講演+インタビューシリーズ『ライフスタイルを見る視点』


1.友人との共食で子育て期を楽しく


 3.共食から得る喜び

品数は飲み物などを入れて4.3品、自分で作る品数が2.7品といったところです。メニューは、「おいしい」、「子供が食べられる」、「見栄えがよい」といった基準で決めています。こうして作られた料理は共食の話題の一つになります。自分が作って評判のよかった料理としては、「サラダ」、「パスタ」、「カレー」が上位3位です。これらは普段作っているものと同じでしょうし、聞いてみますと、残ったらそのまま夕飯にできるようなものを作っているとのことです。また、友人の作った料理がおいしかったとか簡単そうということで、自分の家でも作ったという人が60%ほどいました。つまり、共食が新しい料理を見つける場にもなっているわけです。

共食の準備ですが、「とても楽しい」と「まぁ楽しい」を合わせると7割強になります。しかし、この年代の人たちは普段の食事作りは楽しいとは思っていません。普段の食事作りは楽しいですかと聞くと、他の年代では65%が「楽しい」と答えていますが、幼い子供がいる母親達でそう答える人は4割もいません。逆に言うと、共食がどれだけ楽しいのか、この結果はよく表していると思います。余談ですが、30〜50代の男性の4割程度がお料理をしますが、その9割は「楽しい」と答えています。頻度的にも少ないですから趣味としては楽しいのでしょう(笑い)。

料理にはそれほどお金と手間をかけていません。予算にして平均3251円になります。これが母子4組の1回分の食事の代金です。もっとも、買ってきた分も加算されますから、女性に言わせると高い感じがします。しかし、冷蔵庫にあったものだけで済ませることはまずありません。ただし、予算は就業形態によって異なります。フルタイマーの共食は土日が多いので、夫も参加してアルコールをとることも多いですから。また、共食の頻度も少ないため、一回の共食のお料理の品数も多くなって予算もぐっと増えます。

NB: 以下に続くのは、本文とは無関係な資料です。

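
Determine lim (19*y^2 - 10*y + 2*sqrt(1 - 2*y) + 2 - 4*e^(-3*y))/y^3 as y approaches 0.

Substitution gives 0/0; apply L'Hôpital's rule 3 times.
After differentiating numerator and denominator 3 times the quotient is (108*e^(-3*y) - 6/(1 - 2*y)^(5/2))/(6); at y = 0 this is 17.

17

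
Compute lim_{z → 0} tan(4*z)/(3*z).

4/3

Substitution gives 0/0.
Since tan(u)/u → 1 as u → 0, tan(4z)/(4z) → 1 and the limit is 4/3.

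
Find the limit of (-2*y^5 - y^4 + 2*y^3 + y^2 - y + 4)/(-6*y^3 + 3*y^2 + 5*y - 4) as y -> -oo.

The numerator has higher degree (5 > 3); the quotient behaves like (-2/(-6))·y^2 for large |y|.
As y → −∞ this diverges to ∞.

∞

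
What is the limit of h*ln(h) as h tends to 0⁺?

This is a 0·(−∞) form. Rewrite as 1·ln(h) / h^(−1) and apply L'Hôpital:
the derivative quotient is 1·(1/h) / (−1·h^(−2)) = (-1/1)·h^1 → 0.

0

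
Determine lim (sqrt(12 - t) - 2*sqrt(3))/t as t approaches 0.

A 0/0 form; rationalise with √(12 - t) + √12. This collapses the numerator to -t, leaving -1/(√(12 - t) + √12) → -1/(2√12) = -√(3)/12.

-√(3)/12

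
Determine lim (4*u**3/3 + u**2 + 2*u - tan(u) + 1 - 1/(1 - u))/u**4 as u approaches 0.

Substitution gives 0/0 (the numerator vanishes to order 4).
Expand each term to order u^4: the coefficient of u^4 in −1/(1 - u) is -1 and in −tan(u) is 0.
Lower-order terms cancel with the polynomial part, so the numerator is (-1)·u^4 + o(u^4), and the limit is (-1)/(1) = -1.

-1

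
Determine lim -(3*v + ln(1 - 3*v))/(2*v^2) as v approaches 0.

9/4

Direct substitution gives 0/0.
Apply L'Hôpital: lim (3 - 3/(1 - 3*v))/(-4*v), still 0/0.
After 2 applications of L'Hôpital's rule the quotient is (-9/(1 - 3*v)^2)/(-4); substituting v = 0 gives 9/4.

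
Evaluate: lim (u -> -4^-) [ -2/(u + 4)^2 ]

As u → -4⁻, (u + 4) → 0⁻, so (u + 4)^2 → 0⁺ and -2/(u + 4)^2 → -∞.

-∞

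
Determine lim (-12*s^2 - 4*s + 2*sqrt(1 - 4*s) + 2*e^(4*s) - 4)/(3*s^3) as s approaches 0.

40/9

Substitution gives 0/0 (the numerator vanishes to order 3).
Expand each term to order s^3: the coefficient of s^3 in 2·√(1 - 4s) is -8 and in 2·e^(4s) is 64/3.
Lower-order terms cancel with the polynomial part, so the numerator is (40/3)·s^3 + o(s^3), and the limit is (40/3)/(3) = 40/9.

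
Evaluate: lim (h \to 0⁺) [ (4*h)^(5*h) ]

1

Base → 0⁺ and exponent → 0⁺: a 0^0 form.
Take logs: 5h·ln(4h). This is 0·(−∞); rewriting as ln(4h)/(1/(5h)) and applying L'Hôpital gives 0.
Hence the limit is e^0 = 1.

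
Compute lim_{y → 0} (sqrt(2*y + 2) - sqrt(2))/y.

√(2)/2

Substitution gives 0/0. Multiply numerator and denominator by the conjugate √(2 + 2y) + √2.
The numerator becomes (2 + 2y) − 2 = 2y, so the expression simplifies to 2/(√(2 + 2y) + √2).
Letting y → 0 gives 2/(2√2) = √(2)/2.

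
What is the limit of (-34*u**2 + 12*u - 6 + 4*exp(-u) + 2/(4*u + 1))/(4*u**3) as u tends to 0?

-193/6

Substitution gives 0/0 (the numerator vanishes to order 3).
Expand each term to order u^3: the coefficient of u^3 in 4·e^(-u) is -2/3 and in 2·1/(1 + 4u) is -128.
Lower-order terms cancel with the polynomial part, so the numerator is (-386/3)·u^3 + o(u^3), and the limit is (-386/3)/(4) = -193/6.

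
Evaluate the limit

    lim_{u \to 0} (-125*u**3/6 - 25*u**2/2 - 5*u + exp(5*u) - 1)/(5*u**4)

Direct substitution gives 0/0.
Apply L'Hôpital: lim (-125*u^2/2 - 25*u + 5*e^(5*u) - 5)/(20*u^3), still 0/0.
Apply L'Hôpital: lim (-125*u + 25*e^(5*u) - 25)/(60*u^2), still 0/0.
Apply L'Hôpital: lim (125*e^(5*u) - 125)/(120*u), still 0/0.
After 4 applications of L'Hôpital's rule the quotient is (625*e^(5*u))/(120); substituting u = 0 gives 125/24.

125/24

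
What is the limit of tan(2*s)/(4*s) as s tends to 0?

Substitution gives 0/0.
Since tan(u)/u → 1 as u → 0, tan(2s)/(2s) → 1 and the limit is 2/4 = 1/2.

1/2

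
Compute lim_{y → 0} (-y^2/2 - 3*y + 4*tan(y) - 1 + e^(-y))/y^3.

7/6

Substitution gives 0/0 (the numerator vanishes to order 3).
Expand each term to order y^3: the coefficient of y^3 in e^(-y) is -1/6 and in 4·tan(y) is 4/3.
Lower-order terms cancel with the polynomial part, so the numerator is (7/6)·y^3 + o(y^3), and the limit is (7/6)/(1) = 7/6.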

料理にかける時間は1時間50分です。普段の平均は1時間ほどですが、お菓子を作ったりする場合に長くなるようです。時には、出前や市販品を利用したり、持ち寄りをお願いして友人の助けを借りたりして、かける手間を減らしています。お料理以外の準備や後片付けも特別なことはしていなくて、お掃除を少し念入りにしているだけです。後片付けの負担感なども聞いているのですが、ヒアリングでは「2対8くらいで、負担感より楽しさの方が上回る」と答えています。



共食について様々な観点から評価してもらったのですが、とにかく「楽しい」という評価になります。それらを因子分析すると5つの因子が抽出されました。まず、「新しいことに取り組むきっかけ」が得られたという評価、次に「料理への関心が高まった」こと、三つ目としては「気持ちが前向きになった」などの情緒的サポートが得られたという評価、四つ目には「子供達の交流の機会になった」こと、そして最後に共食を通じて「友人と仲良くなれた」ということです。つまり、友人との共食は食を媒体としてコミュニケーションを図る場であり、社会との接点になっていると言えるかと思います。

以上の結果から、家に呼んだり呼ばれたりする共食は、友人とのコミュニケーションを促進させる一つの方法になっています。そして、そのような地域の人々との交流は孤立しがちな子育て期の母親にとって、社会との接点であり、ストレスを抱える母親たちの精神的な支えにもなっていると言えます。また、キッチンやリビングが友人を呼びたくなるような空間になっていると、共食をより行いやすくなることにもつながるかと思います。